Vellios panik dan bergegas menggunakan seluruh energi sihir yang ia punya untuk menyembuhkan tubuh gadis itu. Hanya saja, karena energi sihirnya terlalu lemah dan ia menggunakan seluruh energi sihirnya pada tubuh gadis itu, Vellios tidak memiliki energi untuk merubah fisik manusianya.

Beberapa hari belakangan energi yang ia serap dengan latihan penyerapan energi berjalan lambat seperti biasanya, jadi Vellios benar-benar belum bisa berubah ke bentuk manusianya.

"Energinya masih belum cukup, masih perlu sedikit lagi.."

Telinga serigala perak itu layu, namun ia segera memikirkan bahwa matahari akan segera terbenam. Vellios perlu berburu dan membawa buah segar untuk gadis itu.

Ketika Vellios pergi, Livianne yang sedari tadi sibuk menangis akhirnya berhenti. Mata indahnya membengkak dan ujung hidungnya berwarna kemerahan, wajah dinginnya berubah sedikit lembut karena hal itu.

"Apakah Vellios sudah pergi? marah karena aku mengacuhkannya?"

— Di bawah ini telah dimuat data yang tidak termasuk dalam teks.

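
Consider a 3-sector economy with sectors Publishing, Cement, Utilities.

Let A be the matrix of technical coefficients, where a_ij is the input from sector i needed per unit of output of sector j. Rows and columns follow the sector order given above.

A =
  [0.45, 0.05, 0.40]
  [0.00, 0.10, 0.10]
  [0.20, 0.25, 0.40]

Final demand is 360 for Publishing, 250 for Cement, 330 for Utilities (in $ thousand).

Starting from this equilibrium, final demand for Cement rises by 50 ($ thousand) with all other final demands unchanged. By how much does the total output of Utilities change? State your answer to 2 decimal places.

I − A =
  [   0.55    -0.05    -0.40]
  [   0.00     0.90    -0.10]
  [  -0.20    -0.25     0.60]
Cofactors of I−A, C_ij = (−1)^(i+j)·(minor ij) (rows/columns in the sector order above):
  C_11 = (0.90)(0.60) − (-0.10)(-0.25) = 0.5150
  C_12 = −[(0.00)(0.60) − (-0.10)(-0.20)] = 0.0200
  C_13 = (0.00)(-0.25) − (0.90)(-0.20) = 0.1800
  C_21 = −[(-0.05)(0.60) − (-0.40)(-0.25)] = 0.1300
  C_22 = (0.55)(0.60) − (-0.40)(-0.20) = 0.2500
  C_23 = −[(0.55)(-0.25) − (-0.05)(-0.20)] = 0.1475
  C_31 = (-0.05)(-0.10) − (-0.40)(0.90) = 0.3650
  C_32 = −[(0.55)(-0.10) − (-0.40)(0.00)] = 0.0550
  C_33 = (0.55)(0.90) − (-0.05)(0.00) = 0.4950
det(I−A) = Σ_j (I−A)_1j·C_1j = (0.55)(0.5150) + (-0.05)(0.0200) + (-0.40)(0.1800) = 0.21025
adj(I−A) = Cᵀ =
  [ 0.5150   0.1300   0.3650]
  [ 0.0200   0.2500   0.0550]
  [ 0.1800   0.1475   0.4950]
(I − A)⁻¹ = adj(I−A) / det(I−A) ≈
  [   2.4495     0.6183     1.7360]
  [   0.0951     1.1891     0.2616]
  [   0.8561     0.7015     2.3543]
Δx = (I − A)⁻¹ Δd with Δd having +50 in the Cement component and 0 elsewhere.
So Δx_3 = L_32 · (+50), where L_32 = adj(I−A)_32 / det(I−A) = 0.1475 / 0.21025.
Δx_3 = 0.1475 × (+50) / 0.21025 = 7.375 / 0.21025 ≈ 35.08.

Δx_3 = 35.08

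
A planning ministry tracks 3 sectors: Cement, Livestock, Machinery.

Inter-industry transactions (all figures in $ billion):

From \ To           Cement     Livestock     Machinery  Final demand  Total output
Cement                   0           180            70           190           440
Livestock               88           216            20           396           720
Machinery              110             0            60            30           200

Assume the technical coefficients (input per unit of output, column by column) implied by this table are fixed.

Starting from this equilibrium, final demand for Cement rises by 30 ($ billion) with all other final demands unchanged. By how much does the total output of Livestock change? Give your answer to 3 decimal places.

Δx_2 = 12.774

Technical coefficients a_ij = z_ij / X_j:
  a_11 = 0/440 = 0.00, a_21 = 88/440 = 0.20, a_31 = 110/440 = 0.25
  a_12 = 180/720 = 0.25, a_22 = 216/720 = 0.30, a_32 = 0/720 = 0.00
  a_13 = 70/200 = 0.35, a_23 = 20/200 = 0.10, a_33 = 60/200 = 0.30
I − A =
  [   1.00    -0.25    -0.35]
  [  -0.20     0.70    -0.10]
  [  -0.25     0.00     0.70]
Cofactors of I−A, C_ij = (−1)^(i+j)·(minor ij) (rows/columns in the sector order above):
  C_11 = (0.70)(0.70) − (-0.10)(0.00) = 0.4900
  C_12 = −[(-0.20)(0.70) − (-0.10)(-0.25)] = 0.1650
  C_13 = (-0.20)(0.00) − (0.70)(-0.25) = 0.1750
  C_21 = −[(-0.25)(0.70) − (-0.35)(0.00)] = 0.1750
  C_22 = (1.00)(0.70) − (-0.35)(-0.25) = 0.6125
  C_23 = −[(1.00)(0.00) − (-0.25)(-0.25)] = 0.0625
  C_31 = (-0.25)(-0.10) − (-0.35)(0.70) = 0.2700
  C_32 = −[(1.00)(-0.10) − (-0.35)(-0.20)] = 0.1700
  C_33 = (1.00)(0.70) − (-0.25)(-0.20) = 0.6500
det(I−A) = Σ_j (I−A)_1j·C_1j = (1.00)(0.4900) + (-0.25)(0.1650) + (-0.35)(0.1750) = 0.3875
adj(I−A) = Cᵀ =
  [ 0.4900   0.1750   0.2700]
  [ 0.1650   0.6125   0.1700]
  [ 0.1750   0.0625   0.6500]
(I − A)⁻¹ = adj(I−A) / det(I−A) ≈
  [   1.2645     0.4516     0.6968]
  [   0.4258     1.5806     0.4387]
  [   0.4516     0.1613     1.6774]
Δx = (I − A)⁻¹ Δd with Δd having +30 in the Cement component and 0 elsewhere.
So Δx_2 = L_21 · (+30), where L_21 = adj(I−A)_21 / det(I−A) = 0.1650 / 0.3875.
Δx_2 = 0.1650 × (+30) / 0.3875 = 4.95 / 0.3875 ≈ 12.774.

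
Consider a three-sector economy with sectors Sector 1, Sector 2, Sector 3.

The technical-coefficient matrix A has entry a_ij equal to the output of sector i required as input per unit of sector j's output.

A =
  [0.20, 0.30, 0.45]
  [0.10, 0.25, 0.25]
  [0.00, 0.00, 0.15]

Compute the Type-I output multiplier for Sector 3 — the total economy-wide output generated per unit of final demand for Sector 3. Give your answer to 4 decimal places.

m_3 = 2.5335

I − A =
  [   0.80    -0.30    -0.45]
  [  -0.10     0.75    -0.25]
  [   0.00     0.00     0.85]
Cofactors of I−A, C_ij = (−1)^(i+j)·(minor ij) (rows/columns in the sector order above):
  C_11 = (0.75)(0.85) − (-0.25)(0.00) = 0.6375
  C_12 = −[(-0.10)(0.85) − (-0.25)(0.00)] = 0.0850
  C_13 = (-0.10)(0.00) − (0.75)(0.00) = 0.0000
  C_21 = −[(-0.30)(0.85) − (-0.45)(0.00)] = 0.2550
  C_22 = (0.80)(0.85) − (-0.45)(0.00) = 0.6800
  C_23 = −[(0.80)(0.00) − (-0.30)(0.00)] = 0.0000
  C_31 = (-0.30)(-0.25) − (-0.45)(0.75) = 0.4125
  C_32 = −[(0.80)(-0.25) − (-0.45)(-0.10)] = 0.2450
  C_33 = (0.80)(0.75) − (-0.30)(-0.10) = 0.5700
det(I−A) = Σ_j (I−A)_1j·C_1j = (0.80)(0.6375) + (-0.30)(0.0850) + (-0.45)(0.0000) = 0.4845
adj(I−A) = Cᵀ =
  [ 0.6375   0.2550   0.4125]
  [ 0.0850   0.6800   0.2450]
  [ 0.0000   0.0000   0.5700]
(I − A)⁻¹ = adj(I−A) / det(I−A) ≈
  [   1.31579     0.52632     0.85139]
  [   0.17544     1.40351     0.50568]
  [   0.00000     0.00000     1.17647]
The output multiplier for sector j is the column-j sum of the Leontief inverse (I − A)⁻¹ = adj(I−A) / det(I−A).
Column 3 of adj(I−A): (0.4125, 0.2450, 0.5700); det(I−A) = 0.4845.
m_3 = (0.4125 + 0.2450 + 0.5700) / 0.4845 = 1.2275 / 0.4845 ≈ 2.5335.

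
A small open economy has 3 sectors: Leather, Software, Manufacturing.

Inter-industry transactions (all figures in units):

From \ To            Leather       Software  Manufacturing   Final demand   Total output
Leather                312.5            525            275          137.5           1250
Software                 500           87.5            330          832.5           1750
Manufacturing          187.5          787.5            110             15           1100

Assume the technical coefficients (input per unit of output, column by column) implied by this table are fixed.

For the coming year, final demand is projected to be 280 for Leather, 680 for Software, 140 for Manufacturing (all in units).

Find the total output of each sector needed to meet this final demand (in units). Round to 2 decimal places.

x_1 = 1502.18, x_2 = 1753.31, x_3 = 1282.57

Technical coefficients a_ij = z_ij / X_j:
  a_11 = 312.5/1250 = 0.25, a_21 = 500/1250 = 0.40, a_31 = 187.5/1250 = 0.15
  a_12 = 525/1750 = 0.30, a_22 = 87.5/1750 = 0.05, a_32 = 787.5/1750 = 0.45
  a_13 = 275/1100 = 0.25, a_23 = 330/1100 = 0.30, a_33 = 110/1100 = 0.10
I − A =
  [   0.75    -0.30    -0.25]
  [  -0.40     0.95    -0.30]
  [  -0.15    -0.45     0.90]
Cofactors of I−A, C_ij = (−1)^(i+j)·(minor ij) (rows/columns in the sector order above):
  C_11 = (0.95)(0.90) − (-0.30)(-0.45) = 0.7200
  C_12 = −[(-0.40)(0.90) − (-0.30)(-0.15)] = 0.4050
  C_13 = (-0.40)(-0.45) − (0.95)(-0.15) = 0.3225
  C_21 = −[(-0.30)(0.90) − (-0.25)(-0.45)] = 0.3825
  C_22 = (0.75)(0.90) − (-0.25)(-0.15) = 0.6375
  C_23 = −[(0.75)(-0.45) − (-0.30)(-0.15)] = 0.3825
  C_31 = (-0.30)(-0.30) − (-0.25)(0.95) = 0.3275
  C_32 = −[(0.75)(-0.30) − (-0.25)(-0.40)] = 0.3250
  C_33 = (0.75)(0.95) − (-0.30)(-0.40) = 0.5925
det(I−A) = Σ_j (I−A)_1j·C_1j = (0.75)(0.7200) + (-0.30)(0.4050) + (-0.25)(0.3225) = 0.337875
adj(I−A) = Cᵀ =
  [ 0.7200   0.3825   0.3275]
  [ 0.4050   0.6375   0.3250]
  [ 0.3225   0.3825   0.5925]
(I − A)⁻¹ = adj(I−A) / det(I−A) ≈
  [   2.1310     1.1321     0.9693]
  [   1.1987     1.8868     0.9619]
  [   0.9545     1.1321     1.7536]
x = (I − A)⁻¹ d = adj(I−A)·d / det(I−A), with det(I−A) = 0.337875:
  x_1 = (0.7200·280 + 0.3825·680 + 0.3275·140) / 0.337875 = 507.55 / 0.337875 ≈ 1502.18
  x_2 = (0.4050·280 + 0.6375·680 + 0.3250·140) / 0.337875 = 592.40 / 0.337875 ≈ 1753.31
  x_3 = (0.3225·280 + 0.3825·680 + 0.5925·140) / 0.337875 = 433.35 / 0.337875 ≈ 1282.57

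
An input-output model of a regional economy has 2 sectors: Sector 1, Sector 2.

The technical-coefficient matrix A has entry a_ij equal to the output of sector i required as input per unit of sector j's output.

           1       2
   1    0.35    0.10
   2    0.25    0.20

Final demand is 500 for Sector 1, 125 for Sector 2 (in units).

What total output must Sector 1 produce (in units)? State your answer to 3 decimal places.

I − A =
  [   0.65    -0.10]
  [  -0.25     0.80]
det(I−A) = (0.65)(0.80) − (-0.10)(-0.25) = 0.4950
adj(I−A) = [[0.80, 0.10], [0.25, 0.65]]
(I − A)⁻¹ = adj(I−A) / det(I−A) ≈
  [   1.6162     0.2020]
  [   0.5051     1.3131]
x = (I − A)⁻¹ d = adj(I−A)·d / det(I−A), with det(I−A) = 0.4950:
  x_1 = (0.80·500 + 0.10·125) / 0.4950 = 412.50 / 0.4950 ≈ 833.333
  x_2 = (0.25·500 + 0.65·125) / 0.4950 = 206.25 / 0.4950 ≈ 416.667

x_1 = 833.333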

Jujur saja, Livianne hanya stress dan butuh tempat untuk melampiaskan. Saat dia tahu kebenaran Vellios, ia merasa kekecewaan dan penuh kemarahan. Sejujurnya, dia tahu bahwa dia hanya butuh tempat untuk melampiaskan amarahnya, dan Vellios adalah target yang tepat. Tetapi hanya itu, dia tidak benar-benar menyalahkan Vellios. Bantuan Vellios selama ini sudah cukup untuk menutupi kesalahan kecil itu.

Jadi, hanya karena Livianne marah dan mengabaikan Vellios, bukan berarti dia ingin Vellios pergi.

Di dunia antah berantah yang aneh ini, Livianne hanya mengenal Vellios seorang. Kebaikan serigala perak itu memberikannya rasa aman. Bagaimana Livianne benar-benar ingin Vellios pergi? dia hanya terlalu emosional dan mengatakan beberapa kalimat bodoh.

Sepasang kaki ramping itu melangkah khawatir meninggalkan gua, dan mulai menunggu pulangnya Vellios.
"Dia mungkin hanya pergi mencari makanan, seperti biasa." Kemungkinan itu cukup besar, sehingga Livianne menyakinkan dirinya untuk tidak bertingkah impulsif kali ini.

Hanya setelah matahari benar-benar tenggelam dan tudung hitam membalut seluruh langit, kepanikan Livianne tidak lagi mampu ia kendalikan.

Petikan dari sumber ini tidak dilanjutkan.